Les raisons de notre investissement

Comme pour la majorité des français, l’achat de notre résidence principale représentait un objectif de vie pour nous. Nous avons été éduqués dans ce sens par nos parents. Alors lorsque l’occasion s’est présentée à nous, nous avons sauté dessus ! Dans notre région où les prix de l’immobilier frôlent l’indécence, même nous qui n’y connaissions rien, avons su détecter qu’il s’agissait d’une opportunité à ne pas manquer.

Certes, la maison avait du potentiel, mais la raison principale était pour nous financière avant tout puisque nous :

  • Réalisions un investissement plutôt que de dépenser notre argent dans un loyer,
  • Nous constituions un capital.

Malgré tout, même avec ces bénéfices à l’esprit nous demeurions fébriles. Car cet achat représentait une dépense hors norme pour nous et nos faibles salaires de jeunes actifs.

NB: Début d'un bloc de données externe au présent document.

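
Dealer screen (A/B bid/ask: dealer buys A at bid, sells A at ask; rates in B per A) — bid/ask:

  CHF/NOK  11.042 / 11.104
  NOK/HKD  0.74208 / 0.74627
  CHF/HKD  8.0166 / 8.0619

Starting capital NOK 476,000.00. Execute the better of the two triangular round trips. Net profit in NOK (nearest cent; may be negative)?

Best loop NOK → HKD → CHF → NOK:
NOK 476,000.00 × 0.74208 (sell NOK at bid) = HKD 353,230.08
HKD 353,230.08 ÷ 8.0619 (buy CHF at ask) = CHF 43,814.74
CHF 43,814.74 × 11.042 (sell CHF at bid) = NOK 483,802.40

Net profit: NOK 7,802.40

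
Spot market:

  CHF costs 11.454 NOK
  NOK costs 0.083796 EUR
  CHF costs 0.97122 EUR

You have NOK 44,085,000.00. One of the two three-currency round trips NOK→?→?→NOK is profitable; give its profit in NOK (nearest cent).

Profitable loop is NOK → CHF → EUR → NOK:
NOK 44,085,000.00 ÷ 11.454 = CHF 3,848,873.76
CHF 3,848,873.76 × 0.97122 = EUR 3,738,103.17
EUR 3,738,103.17 ÷ 0.083796 = NOK 44,609,565.72
Profit = NOK 44,609,565.72 − NOK 44,085,000.00

Profit: NOK 524,565.72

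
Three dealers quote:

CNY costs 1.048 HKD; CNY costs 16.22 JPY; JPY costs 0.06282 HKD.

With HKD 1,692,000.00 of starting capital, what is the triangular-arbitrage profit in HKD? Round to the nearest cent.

Profit: HKD 48,254.88

Profitable loop is HKD → JPY → CNY → HKD:
HKD 1,692,000.00 ÷ 0.06282 = JPY 26,934,097
JPY 26,934,097 ÷ 16.22 = CNY 1,660,548.55
CNY 1,660,548.55 × 1.048 = HKD 1,740,254.88
Profit = HKD 1,740,254.88 − HKD 1,692,000.00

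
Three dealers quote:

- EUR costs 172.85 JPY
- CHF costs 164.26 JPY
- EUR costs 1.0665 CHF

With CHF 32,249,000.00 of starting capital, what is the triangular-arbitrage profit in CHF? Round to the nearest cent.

Profit: CHF 435,326.98

Profitable loop is CHF → JPY → EUR → CHF:
CHF 32,249,000.00 × 164.26 = JPY 5,297,220,740
JPY 5,297,220,740 ÷ 172.85 = EUR 30,646,345.04
EUR 30,646,345.04 × 1.0665 = CHF 32,684,326.98
Profit = CHF 32,684,326.98 − CHF 32,249,000.00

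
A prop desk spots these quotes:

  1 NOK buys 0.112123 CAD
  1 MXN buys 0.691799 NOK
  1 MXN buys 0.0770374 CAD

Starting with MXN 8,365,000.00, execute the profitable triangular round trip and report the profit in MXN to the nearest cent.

Profitable loop is MXN → NOK → CAD → MXN:
MXN 8,365,000.00 × 0.691799 = NOK 5,786,898.64
NOK 5,786,898.64 × 0.112123 = CAD 648,844.44
CAD 648,844.44 ÷ 0.0770374 = MXN 8,422,460.20
Profit = MXN 8,422,460.20 − MXN 8,365,000.00

Profit: MXN 57,460.20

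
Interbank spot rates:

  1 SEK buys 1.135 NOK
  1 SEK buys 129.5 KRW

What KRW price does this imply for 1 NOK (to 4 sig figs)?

NOK/KRW = 114.1

1 NOK ÷ 1.135 = 0.881057 SEK
0.881057 SEK × 129.5 = 114.097 KRW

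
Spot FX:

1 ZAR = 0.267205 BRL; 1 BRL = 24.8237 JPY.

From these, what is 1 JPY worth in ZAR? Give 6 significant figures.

1 JPY ÷ 24.8237 = 0.0402841 BRL
0.0402841 BRL ÷ 0.267205 = 0.150761 ZAR

JPY/ZAR = 0.150761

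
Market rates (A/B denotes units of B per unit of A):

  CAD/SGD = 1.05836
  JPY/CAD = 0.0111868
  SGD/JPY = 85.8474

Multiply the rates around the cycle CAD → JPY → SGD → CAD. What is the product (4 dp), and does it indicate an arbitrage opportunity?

0.9839 (arbitrage exists)

Around CAD → JPY → SGD → CAD: 1 ÷ 0.0111868 ÷ 85.8474 ÷ 1.05836 = 0.983861
Product < 1; profitable direction is CAD → SGD → JPY → CAD.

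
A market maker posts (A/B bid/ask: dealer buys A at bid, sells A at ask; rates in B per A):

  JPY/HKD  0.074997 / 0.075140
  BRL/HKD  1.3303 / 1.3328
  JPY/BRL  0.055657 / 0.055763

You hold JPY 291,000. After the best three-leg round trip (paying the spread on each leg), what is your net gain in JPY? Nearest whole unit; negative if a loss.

Best loop JPY → HKD → BRL → JPY:
JPY 291,000 × 0.074997 (sell JPY at bid) = HKD 21,824.13
HKD 21,824.13 ÷ 1.3328 (buy BRL at ask) = BRL 16,374.65
BRL 16,374.65 ÷ 0.055763 (buy JPY at ask) = JPY 293,647

Net profit: JPY 2,647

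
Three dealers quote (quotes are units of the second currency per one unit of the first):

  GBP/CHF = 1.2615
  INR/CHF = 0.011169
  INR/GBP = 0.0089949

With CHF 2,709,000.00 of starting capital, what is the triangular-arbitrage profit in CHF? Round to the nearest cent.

Profit: CHF 43,189.34

Profitable loop is CHF → INR → GBP → CHF:
CHF 2,709,000.00 ÷ 0.011169 = INR 242,546,333.60
INR 242,546,333.60 × 0.0089949 = GBP 2,181,680.02
GBP 2,181,680.02 × 1.2615 = CHF 2,752,189.34
Profit = CHF 2,752,189.34 − CHF 2,709,000.00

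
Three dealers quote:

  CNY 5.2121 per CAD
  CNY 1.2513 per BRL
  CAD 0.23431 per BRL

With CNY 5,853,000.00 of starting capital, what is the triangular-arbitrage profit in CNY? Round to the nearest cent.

Profit: CNY 144,032.54

Profitable loop is CNY → CAD → BRL → CNY:
CNY 5,853,000.00 ÷ 5.2121 = CAD 1,122,963.87
CAD 1,122,963.87 ÷ 0.23431 = BRL 4,792,641.68
BRL 4,792,641.68 × 1.2513 = CNY 5,997,032.54
Profit = CNY 5,997,032.54 − CNY 5,853,000.00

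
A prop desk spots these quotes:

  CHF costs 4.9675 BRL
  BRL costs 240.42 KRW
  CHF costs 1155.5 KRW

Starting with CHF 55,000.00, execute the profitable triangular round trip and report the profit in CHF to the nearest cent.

Profit: CHF 1,846.17

Profitable loop is CHF → BRL → KRW → CHF:
CHF 55,000.00 × 4.9675 = BRL 273,212.50
BRL 273,212.50 × 240.42 = KRW 65,685,749
KRW 65,685,749 ÷ 1155.5 = CHF 56,846.17
Profit = CHF 56,846.17 − CHF 55,000.00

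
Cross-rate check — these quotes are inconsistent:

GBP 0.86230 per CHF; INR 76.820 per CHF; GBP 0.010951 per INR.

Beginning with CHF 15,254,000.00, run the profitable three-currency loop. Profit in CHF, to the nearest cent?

Profit: CHF 381,581.81

Profitable loop is CHF → GBP → INR → CHF:
CHF 15,254,000.00 × 0.86230 = GBP 13,153,524.20
GBP 13,153,524.20 ÷ 0.010951 = INR 1,201,125,394.94
INR 1,201,125,394.94 ÷ 76.820 = CHF 15,635,581.81
Profit = CHF 15,635,581.81 − CHF 15,254,000.00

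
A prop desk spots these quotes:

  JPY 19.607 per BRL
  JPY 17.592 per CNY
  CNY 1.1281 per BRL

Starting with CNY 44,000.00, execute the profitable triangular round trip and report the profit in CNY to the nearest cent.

Profitable loop is CNY → JPY → BRL → CNY:
CNY 44,000.00 × 17.592 = JPY 774,048
JPY 774,048 ÷ 19.607 = BRL 39,478.15
BRL 39,478.15 × 1.1281 = CNY 44,535.30
Profit = CNY 44,535.30 − CNY 44,000.00

Profit: CNY 535.30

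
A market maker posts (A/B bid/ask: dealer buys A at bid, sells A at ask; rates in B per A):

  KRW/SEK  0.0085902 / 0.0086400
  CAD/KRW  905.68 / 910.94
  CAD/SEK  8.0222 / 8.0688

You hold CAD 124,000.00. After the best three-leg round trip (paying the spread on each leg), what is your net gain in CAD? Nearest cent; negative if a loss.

Best loop CAD → SEK → KRW → CAD:
CAD 124,000.00 × 8.0222 (sell CAD at bid) = SEK 994,752.80
SEK 994,752.80 ÷ 0.0086400 (buy KRW at ask) = KRW 115,133,426
KRW 115,133,426 ÷ 910.94 (buy CAD at ask) = CAD 126,389.69

Net profit: CAD 2,389.69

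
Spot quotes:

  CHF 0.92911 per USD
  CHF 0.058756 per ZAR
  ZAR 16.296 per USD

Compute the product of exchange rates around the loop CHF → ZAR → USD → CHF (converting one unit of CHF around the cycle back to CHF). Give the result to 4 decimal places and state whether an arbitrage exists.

0.9704 (arbitrage exists)

Around CHF → ZAR → USD → CHF: 1 ÷ 0.058756 ÷ 16.296 × 0.92911 = 0.970362
Product < 1; profitable direction is CHF → USD → ZAR → CHF.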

Les risques associés à notre investissement

Lorsque nous avons pris la décision d’acheter notre résidence principale, le principal risque qui nous est venu à l’esprit était la durée encore courte de notre relation. Notre rencontre datait de moins d’un an. Une rupture n’était donc pas inconcevable.

Malgré cela, nous avons décidé de nous lancer. Car nous étions d’accord sur le fait que nous préférions tenter d’acheter notre “chez nous” plutôt que de payer chaque mois pour le logement d’un autre. Le pire qu’il pouvait se produire, était que nous nous séparions et que nous devions revendre la maison. Cela ne nous semblait pas être un risque insurmontable.

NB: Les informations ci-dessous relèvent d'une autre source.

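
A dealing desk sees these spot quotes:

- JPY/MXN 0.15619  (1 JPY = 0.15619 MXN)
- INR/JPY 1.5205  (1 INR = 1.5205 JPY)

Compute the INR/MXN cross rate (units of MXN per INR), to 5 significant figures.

INR/MXN = 0.23749

1 INR × 1.5205 = 1.5205 JPY
1.5205 JPY × 0.15619 = 0.237487 MXN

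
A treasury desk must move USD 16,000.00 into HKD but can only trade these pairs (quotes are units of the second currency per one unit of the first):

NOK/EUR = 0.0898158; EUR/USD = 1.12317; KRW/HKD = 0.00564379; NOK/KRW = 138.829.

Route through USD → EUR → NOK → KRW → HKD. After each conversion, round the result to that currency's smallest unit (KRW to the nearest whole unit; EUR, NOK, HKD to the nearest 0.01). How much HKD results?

USD 16,000.00 ÷ 1.12317 = EUR 14,245.39
EUR 14,245.39 ÷ 0.0898158 = NOK 158,606.73
NOK 158,606.73 × 138.829 = KRW 22,019,214
KRW 22,019,214 × 0.00564379 = HKD 124,271.82

HKD 124,271.82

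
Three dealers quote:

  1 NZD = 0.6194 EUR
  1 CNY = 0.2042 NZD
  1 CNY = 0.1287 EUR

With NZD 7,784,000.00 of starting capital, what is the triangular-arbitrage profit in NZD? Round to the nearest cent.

Profit: NZD 136,533.50

Profitable loop is NZD → CNY → EUR → NZD:
NZD 7,784,000.00 ÷ 0.2042 = CNY 38,119,490.70
CNY 38,119,490.70 × 0.1287 = EUR 4,905,978.45
EUR 4,905,978.45 ÷ 0.6194 = NZD 7,920,533.50
Profit = NZD 7,920,533.50 − NZD 7,784,000.00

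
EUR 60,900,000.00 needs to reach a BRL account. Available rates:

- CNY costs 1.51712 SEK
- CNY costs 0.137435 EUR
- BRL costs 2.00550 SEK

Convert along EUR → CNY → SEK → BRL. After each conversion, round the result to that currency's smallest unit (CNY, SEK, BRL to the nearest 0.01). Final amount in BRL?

BRL 335,210,190.75

EUR 60,900,000.00 ÷ 0.137435 = CNY 443,118,565.14
CNY 443,118,565.14 × 1.51712 = SEK 672,264,037.55
SEK 672,264,037.55 ÷ 2.00550 = BRL 335,210,190.75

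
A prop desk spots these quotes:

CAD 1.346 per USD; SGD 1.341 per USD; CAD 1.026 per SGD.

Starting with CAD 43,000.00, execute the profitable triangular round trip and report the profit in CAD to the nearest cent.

Profit: CAD 954.11

Profitable loop is CAD → USD → SGD → CAD:
CAD 43,000.00 ÷ 1.346 = USD 31,946.51
USD 31,946.51 × 1.341 = SGD 42,840.27
SGD 42,840.27 × 1.026 = CAD 43,954.11
Profit = CAD 43,954.11 − CAD 43,000.00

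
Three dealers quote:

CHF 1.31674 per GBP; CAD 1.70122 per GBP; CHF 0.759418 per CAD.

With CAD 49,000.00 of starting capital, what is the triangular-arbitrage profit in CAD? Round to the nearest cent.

Profitable loop is CAD → GBP → CHF → CAD:
CAD 49,000.00 ÷ 1.70122 = GBP 28,802.86
GBP 28,802.86 × 1.31674 = CHF 37,925.88
CHF 37,925.88 ÷ 0.759418 = CAD 49,940.71
Profit = CAD 49,940.71 − CAD 49,000.00

Profit: CAD 940.71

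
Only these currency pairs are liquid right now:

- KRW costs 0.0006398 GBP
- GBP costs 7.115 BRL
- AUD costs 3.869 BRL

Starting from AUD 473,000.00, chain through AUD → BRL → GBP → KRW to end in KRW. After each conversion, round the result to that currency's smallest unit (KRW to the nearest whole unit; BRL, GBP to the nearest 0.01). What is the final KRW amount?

KRW 402,013,582

AUD 473,000.00 × 3.869 = BRL 1,830,037.00
BRL 1,830,037.00 ÷ 7.115 = GBP 257,208.29
GBP 257,208.29 ÷ 0.0006398 = KRW 402,013,582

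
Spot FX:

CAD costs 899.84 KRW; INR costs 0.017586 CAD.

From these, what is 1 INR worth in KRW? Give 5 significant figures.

1 INR × 0.017586 = 0.017586 CAD
0.017586 CAD × 899.84 = 15.8246 KRW

INR/KRW = 15.825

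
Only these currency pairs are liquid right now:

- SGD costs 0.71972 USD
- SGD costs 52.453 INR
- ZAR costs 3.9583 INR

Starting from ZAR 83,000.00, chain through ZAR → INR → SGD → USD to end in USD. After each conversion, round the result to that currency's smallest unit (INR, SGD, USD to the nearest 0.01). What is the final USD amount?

USD 4,507.96

ZAR 83,000.00 × 3.9583 = INR 328,538.90
INR 328,538.90 ÷ 52.453 = SGD 6,263.49
SGD 6,263.49 × 0.71972 = USD 4,507.96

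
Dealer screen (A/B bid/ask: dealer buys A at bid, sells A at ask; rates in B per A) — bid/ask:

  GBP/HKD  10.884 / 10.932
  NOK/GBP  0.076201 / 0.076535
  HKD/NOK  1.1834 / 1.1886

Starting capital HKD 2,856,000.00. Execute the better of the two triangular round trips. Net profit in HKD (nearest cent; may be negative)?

Best loop HKD → GBP → NOK → HKD:
HKD 2,856,000.00 ÷ 10.932 (buy GBP at ask) = GBP 261,251.37
GBP 261,251.37 ÷ 0.076535 (buy NOK at ask) = NOK 3,413,488.89
NOK 3,413,488.89 ÷ 1.1886 (buy HKD at ask) = HKD 2,871,856.71

Net profit: HKD 15,856.71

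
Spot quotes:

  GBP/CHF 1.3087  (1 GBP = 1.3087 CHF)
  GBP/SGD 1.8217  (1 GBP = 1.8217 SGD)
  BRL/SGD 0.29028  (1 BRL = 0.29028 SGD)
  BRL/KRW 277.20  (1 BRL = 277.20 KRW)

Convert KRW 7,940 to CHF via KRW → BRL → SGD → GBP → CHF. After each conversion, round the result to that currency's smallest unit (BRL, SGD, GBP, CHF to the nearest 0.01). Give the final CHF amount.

KRW 7,940 ÷ 277.20 = BRL 28.64
BRL 28.64 × 0.29028 = SGD 8.31
SGD 8.31 ÷ 1.8217 = GBP 4.56
GBP 4.56 × 1.3087 = CHF 5.97

CHF 5.97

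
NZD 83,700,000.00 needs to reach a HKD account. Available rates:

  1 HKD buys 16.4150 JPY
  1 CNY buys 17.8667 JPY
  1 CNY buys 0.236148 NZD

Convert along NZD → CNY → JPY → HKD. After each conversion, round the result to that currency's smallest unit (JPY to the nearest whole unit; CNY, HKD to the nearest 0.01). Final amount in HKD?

HKD 385,784,384.28

NZD 83,700,000.00 ÷ 0.236148 = CNY 354,438,741.81
CNY 354,438,741.81 × 17.8667 = JPY 6,332,650,668
JPY 6,332,650,668 ÷ 16.4150 = HKD 385,784,384.28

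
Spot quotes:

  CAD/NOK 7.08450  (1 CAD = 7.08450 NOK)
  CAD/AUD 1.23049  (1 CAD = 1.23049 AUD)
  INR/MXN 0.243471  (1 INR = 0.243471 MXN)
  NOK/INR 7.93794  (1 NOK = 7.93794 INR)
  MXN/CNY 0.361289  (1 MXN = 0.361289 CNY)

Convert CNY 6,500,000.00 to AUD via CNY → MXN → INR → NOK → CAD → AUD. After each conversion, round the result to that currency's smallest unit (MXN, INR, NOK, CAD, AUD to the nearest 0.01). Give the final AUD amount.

CNY 6,500,000.00 ÷ 0.361289 = MXN 17,991,137.29
MXN 17,991,137.29 ÷ 0.243471 = INR 73,894,374.65
INR 73,894,374.65 ÷ 7.93794 = NOK 9,309,011.49
NOK 9,309,011.49 ÷ 7.08450 = CAD 1,313,996.96
CAD 1,313,996.96 × 1.23049 = AUD 1,616,860.12

AUD 1,616,860.12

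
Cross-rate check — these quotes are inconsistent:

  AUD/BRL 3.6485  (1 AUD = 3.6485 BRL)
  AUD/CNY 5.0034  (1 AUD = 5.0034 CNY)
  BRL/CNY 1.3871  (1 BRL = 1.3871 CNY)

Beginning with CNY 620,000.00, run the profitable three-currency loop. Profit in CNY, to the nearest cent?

Profit: CNY 7,117.02

Profitable loop is CNY → AUD → BRL → CNY:
CNY 620,000.00 ÷ 5.0034 = AUD 123,915.74
AUD 123,915.74 × 3.6485 = BRL 452,106.57
BRL 452,106.57 × 1.3871 = CNY 627,117.02
Profit = CNY 627,117.02 − CNY 620,000.00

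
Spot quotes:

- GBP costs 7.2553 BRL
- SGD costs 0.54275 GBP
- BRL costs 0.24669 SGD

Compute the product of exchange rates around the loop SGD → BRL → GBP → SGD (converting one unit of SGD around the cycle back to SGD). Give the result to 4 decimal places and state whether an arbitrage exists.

Around SGD → BRL → GBP → SGD: 1 ÷ 0.24669 ÷ 7.2553 ÷ 0.54275 = 1.029422
Product > 1; profitable direction is SGD → BRL → GBP → SGD.

1.0294 (arbitrage exists)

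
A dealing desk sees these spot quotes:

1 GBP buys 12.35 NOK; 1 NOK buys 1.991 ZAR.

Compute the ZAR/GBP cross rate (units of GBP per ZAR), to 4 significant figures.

1 ZAR ÷ 1.991 = 0.50226 NOK
0.50226 NOK ÷ 12.35 = 0.0406688 GBP

ZAR/GBP = 0.04067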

Avec le recul, en réalisant un SWOT (une matrice avec nos forces et nos faiblesses, les opportunités et les menaces), nous aurions également pu envisager d’autres risques.

Forces
Jeunes (-30 ans)

Faiblesses
1 seul CDI
Apport minime
Faible capacité d’emprunt
Opportunités
Constitution d’un capital
Menaces
En couple depuis peu de temps (-1 an)
SWOT

Nous aurions également pu dresser le tableau ci-dessous :

RisquesConséquencesProbabilité (1 à 5)Impact (1 à 5)Actions préventivesActions correctives
RuptureRevente de la maison33PACS
Reconnaissance de dette de Fabien
Fin de CDDPerte d’un revenu1aucuneRecherche d’un nouvel emploi
Perte des 2 emplois1aucuneRecherche d’un travail
Coûts cachésTravaux à prévoir, coûts et durée augmentés42aucuneTravaux
Tableau des risques identifiés

Les lecteurs de cet article ont également lu l’article : “Piloter ses objectifs”

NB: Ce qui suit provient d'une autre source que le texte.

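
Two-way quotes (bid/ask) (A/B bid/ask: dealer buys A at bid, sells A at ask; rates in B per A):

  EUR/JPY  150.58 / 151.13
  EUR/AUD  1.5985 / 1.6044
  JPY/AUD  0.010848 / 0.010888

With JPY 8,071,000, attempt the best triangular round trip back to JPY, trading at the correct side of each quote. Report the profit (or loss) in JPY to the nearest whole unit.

Best loop JPY → AUD → EUR → JPY:
JPY 8,071,000 × 0.010848 (sell JPY at bid) = AUD 87,554.21
AUD 87,554.21 ÷ 1.6044 (buy EUR at ask) = EUR 54,571.31
EUR 54,571.31 × 150.58 (sell EUR at bid) = JPY 8,217,348

Net profit: JPY 146,348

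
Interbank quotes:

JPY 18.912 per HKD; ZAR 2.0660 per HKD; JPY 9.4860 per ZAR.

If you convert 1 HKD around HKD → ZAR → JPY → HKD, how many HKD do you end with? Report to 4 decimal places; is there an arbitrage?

1.0363 (arbitrage exists)

Around HKD → ZAR → JPY → HKD: 1 × 2.0660 × 9.4860 ÷ 18.912 = 1.036277
Product > 1; profitable direction is HKD → ZAR → JPY → HKD.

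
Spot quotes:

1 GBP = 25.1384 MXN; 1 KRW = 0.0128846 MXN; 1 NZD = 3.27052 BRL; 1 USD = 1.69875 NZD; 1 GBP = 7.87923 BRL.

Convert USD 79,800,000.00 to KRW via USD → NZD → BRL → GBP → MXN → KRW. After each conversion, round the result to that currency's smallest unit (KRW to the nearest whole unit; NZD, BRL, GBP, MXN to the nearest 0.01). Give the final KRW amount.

USD 79,800,000.00 × 1.69875 = NZD 135,560,250.00
NZD 135,560,250.00 × 3.27052 = BRL 443,352,508.83
BRL 443,352,508.83 ÷ 7.87923 = GBP 56,268,507.05
GBP 56,268,507.05 × 25.1384 = MXN 1,414,500,237.63
MXN 1,414,500,237.63 ÷ 0.0128846 = KRW 109,782,239,078

KRW 109,782,239,078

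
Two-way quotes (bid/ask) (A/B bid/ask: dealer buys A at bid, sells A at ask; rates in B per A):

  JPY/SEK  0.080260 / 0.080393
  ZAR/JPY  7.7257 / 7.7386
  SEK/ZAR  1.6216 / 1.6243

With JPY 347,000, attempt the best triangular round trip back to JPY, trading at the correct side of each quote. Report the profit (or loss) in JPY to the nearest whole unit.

Net profit: JPY 1,907

Best loop JPY → SEK → ZAR → JPY:
JPY 347,000 × 0.080260 (sell JPY at bid) = SEK 27,850.22
SEK 27,850.22 × 1.6216 (sell SEK at bid) = ZAR 45,161.92
ZAR 45,161.92 × 7.7257 (sell ZAR at bid) = JPY 348,907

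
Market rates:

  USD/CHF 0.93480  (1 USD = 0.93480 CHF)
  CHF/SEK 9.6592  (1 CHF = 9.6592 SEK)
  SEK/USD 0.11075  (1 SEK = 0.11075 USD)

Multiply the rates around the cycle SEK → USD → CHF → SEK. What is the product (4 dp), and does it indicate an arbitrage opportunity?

1.0000 (no arbitrage)

Around SEK → USD → CHF → SEK: 1 × 0.11075 × 0.93480 × 9.6592 = 1.000008
Product ≈ 1 (deviation 0.001%, within rounding noise).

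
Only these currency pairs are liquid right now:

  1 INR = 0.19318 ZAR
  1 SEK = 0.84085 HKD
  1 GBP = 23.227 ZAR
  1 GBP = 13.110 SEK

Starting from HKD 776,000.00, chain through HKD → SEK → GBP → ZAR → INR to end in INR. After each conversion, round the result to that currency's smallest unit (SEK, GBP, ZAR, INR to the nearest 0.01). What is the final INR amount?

HKD 776,000.00 ÷ 0.84085 = SEK 922,875.66
SEK 922,875.66 ÷ 13.110 = GBP 70,394.79
GBP 70,394.79 × 23.227 = ZAR 1,635,059.79
ZAR 1,635,059.79 ÷ 0.19318 = INR 8,463,918.57

INR 8,463,918.57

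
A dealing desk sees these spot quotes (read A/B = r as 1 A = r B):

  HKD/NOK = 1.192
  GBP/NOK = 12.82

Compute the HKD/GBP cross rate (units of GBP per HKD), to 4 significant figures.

1 HKD × 1.192 = 1.192 NOK
1.192 NOK ÷ 12.82 = 0.0929797 GBP

HKD/GBP = 0.09298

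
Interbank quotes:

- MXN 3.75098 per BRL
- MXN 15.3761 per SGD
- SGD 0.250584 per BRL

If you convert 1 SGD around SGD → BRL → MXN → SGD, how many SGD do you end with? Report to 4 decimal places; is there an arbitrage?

Around SGD → BRL → MXN → SGD: 1 ÷ 0.250584 × 3.75098 ÷ 15.3761 = 0.973521
Product < 1; profitable direction is SGD → MXN → BRL → SGD.

0.9735 (arbitrage exists)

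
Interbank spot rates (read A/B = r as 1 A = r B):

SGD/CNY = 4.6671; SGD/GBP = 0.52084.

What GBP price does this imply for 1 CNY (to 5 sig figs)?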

Les étapes de notre investissement

Revenons un peu en arrière.

Nous avons quitté l’appartement de Fabien en octobre 2013 après un mois de vie commune dedans. Il était tellement petit que c’était invivable. Nous avons alors eu la chance d’être hébergés à titre gracieux dans une maison d’été de la grand-mère d’Isabelle, dans le village où habitent également ses parents. Chaque fois que nous allions manger chez les parents d’Isabelle, nous passions devant cette maison avec la pancarte de l’agence immobilière. Isabelle avait retrouvé l’annonce sur le site de l’agence.

À l’origine, le prix de la maison s’élevait à 165 k€ hors frais de notaire et frais d’agence. Trop chère pour nous qui à l’époque n’avions qu’une faible capacité d’emprunt, mais également pour tous les autres éventuels intéressés qui avaient noté le montant des travaux nécessaires à ajouter à cela. Cela faisait près de deux ans qu’elle était en vente, et chaque fois que nous passions devant elle nous faisait envie.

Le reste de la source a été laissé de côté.